Question 3: Bivariate Regressions with Life Expectancy

Primary Education

ggplot(df, aes(primeduc, lifeexp)) + geom_point() + geom_smooth(method='lm')

Expect a negative relationship: higher percentage of adults with only primary education (lower overall education) correlates with lower life expectancy. The slope is negative, and the line may show some curvature, suggesting a non-linear pattern.

Urban Population

ggplot(df, aes(urbpop, lifeexp)) + geom_point() + geom_smooth(method='lm')

Urbanization often associates with better healthcare access, so a positive relationship is likely. However, scatter may show heteroscedasticity (spread changes) or outliers.

Smoking

ggplot(df, aes(smoke, lifeexp)) + geom_point() + geom_smooth(method='lm')

Smoking is harmful, so expect a negative slope. The relationship might be weak if smoking's effect is captured by other variables.

Population

ggplot(df, aes(pop, lifeexp)) + geom_point() + geom_smooth(method='lm')

Population size likely has little to no linear relationship with life expectancy. The regression line may be nearly flat, and points may cluster with extreme outliers (e.g., China, India).

For each plot, comment on direction, strength (R-squared from regression), and signs of non-linearity or influential points.

Question 4: Cereal Crops and GDP

Scatter plot with country labels:

ggplot(df, aes(cerealcrops, gdp, label = country)) + 
  geom_point() + geom_smooth(method='lm') + geom_text(vjust=-1, hjust=0.5)

Outliers

Look for points far from the regression line, e.g., the United States or China with high GDP and high cereal production. A point with high cereal crops but low GDP (e.g., some African nations) might be an outlier. Residuals: positive if actual GDP > predicted, negative otherwise. A positive residual means the country has higher GDP than expected given its cereal production.

Question 5: Smoking and Infant Mortality

Correlation

cor(df$smoke, df$infmort)

Expect a positive correlation: higher smoking rates associated with higher infant mortality. The correlation coefficient (r) quantifies strength and direction.

Scatter Plot

ggplot(df, aes(smoke, infmort)) + geom_point()

Visually confirm the positive relationship. Points may show a weak or moderate linear trend.

Regression vs. Correlation

Regression provides the slope (effect size) and allows prediction. It also enables controlling for other variables. Correlation only gives the strength and direction of association.

Regression Results

m <- lm(infmort ~ smoke, data = df)
summary(m)

Interpret the coefficient: for a 1% increase in smoking, infant mortality changes by the coefficient. If the coefficient is 0.2, then a 10% increase in smoking predicts a 2-unit increase in infant mortality per 1,000 births.

Potential Confounders

From lecture: omitted variable bias, reverse causation, measurement error.
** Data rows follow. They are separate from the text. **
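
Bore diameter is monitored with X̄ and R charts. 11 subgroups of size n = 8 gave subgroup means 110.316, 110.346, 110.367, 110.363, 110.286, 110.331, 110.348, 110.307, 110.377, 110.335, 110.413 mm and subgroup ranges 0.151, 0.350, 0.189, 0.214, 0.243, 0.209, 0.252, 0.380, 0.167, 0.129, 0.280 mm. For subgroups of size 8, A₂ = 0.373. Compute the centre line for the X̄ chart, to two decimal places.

110.34

X̄̄ = (110.316 + 110.346 + 110.367 + 110.363 + 110.286 + 110.331 + 110.348 + 110.307 + 110.377 + 110.335 + 110.413) / 11 = 1213.7890 / 11 = 110.3445
CL = X̄̄ = 110.3445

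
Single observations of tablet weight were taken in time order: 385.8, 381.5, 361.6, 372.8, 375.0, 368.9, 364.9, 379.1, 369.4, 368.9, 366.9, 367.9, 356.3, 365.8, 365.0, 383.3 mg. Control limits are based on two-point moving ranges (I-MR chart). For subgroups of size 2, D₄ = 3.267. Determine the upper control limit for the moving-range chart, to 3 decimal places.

25.112

Moving ranges: 4.3, 19.9, 11.2, 2.2, 6.1, 4.0, 14.2, 9.7, 0.5, 2.0, 1.0, 11.6, 9.5, 0.8, 18.3; M̄R̄ = 115.3000 / 15 = 7.6867
UCL_MR = D₄·M̄R̄ = 3.267 × 7.6867 = 25.1123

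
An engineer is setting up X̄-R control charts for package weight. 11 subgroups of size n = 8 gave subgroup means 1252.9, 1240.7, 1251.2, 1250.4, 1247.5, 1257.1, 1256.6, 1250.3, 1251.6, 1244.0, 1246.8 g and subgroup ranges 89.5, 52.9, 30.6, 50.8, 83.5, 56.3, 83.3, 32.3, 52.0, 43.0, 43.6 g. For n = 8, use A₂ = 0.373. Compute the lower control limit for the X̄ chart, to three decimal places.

1228.969

X̄̄ = (1252.9 + 1240.7 + 1251.2 + 1250.4 + 1247.5 + 1257.1 + 1256.6 + 1250.3 + 1251.6 + 1244.0 + 1246.8) / 11 = 13749.1000 / 11 = 1249.9182
R̄ = (89.5 + 52.9 + 30.6 + 50.8 + 83.5 + 56.3 + 83.3 + 32.3 + 52.0 + 43.0 + 43.6) / 11 = 617.8000 / 11 = 56.1636
LCL = X̄̄ − A₂·R̄ = 1249.9182 − 0.373 × 56.1636 = 1228.9691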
For example, wealth (GDP) may confound: richer countries have lower infant mortality and lower smoking? Actually, smoking is often higher in richer countries? Check data. Another confounder: education. A factor that does not apply: simultaneity (infant mortality causing smoking) is unlikely.

Colored by Continent

ggplot(df, aes(smoke, infmort, color = continent)) + geom_point(size=1.5)
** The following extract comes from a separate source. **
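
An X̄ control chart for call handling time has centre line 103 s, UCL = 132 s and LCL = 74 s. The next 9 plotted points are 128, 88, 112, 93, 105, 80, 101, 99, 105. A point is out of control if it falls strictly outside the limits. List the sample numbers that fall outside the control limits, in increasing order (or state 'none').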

This reveals clustering by continent. For example, African countries may have high infant mortality and low smoking, while European countries have low infant mortality and moderate smoking. This suggests a Simpson's paradox: the overall positive correlation might reverse within continents.

Controlled Regression

m <- lm(infmort ~ smoke + continent, data = df)
summary(m)

After controlling for continent, the smoking coefficient may change sign or become insignificant. If the plot shows that within each continent the relationship is flat or negative, the controlled regression reflects that. This demonstrates the importance of controlling for group-level confounders.

Conclusion

In this tutorial, you've practiced key R skills: summary statistics, visualization, t-tests, regression, and correlation. These techniques are foundational for data analysis in 2026, whether you're analyzing global health trends or building AI models. Remember to always interpret results in context and check for confounding variables. Good luck with Assignment 3!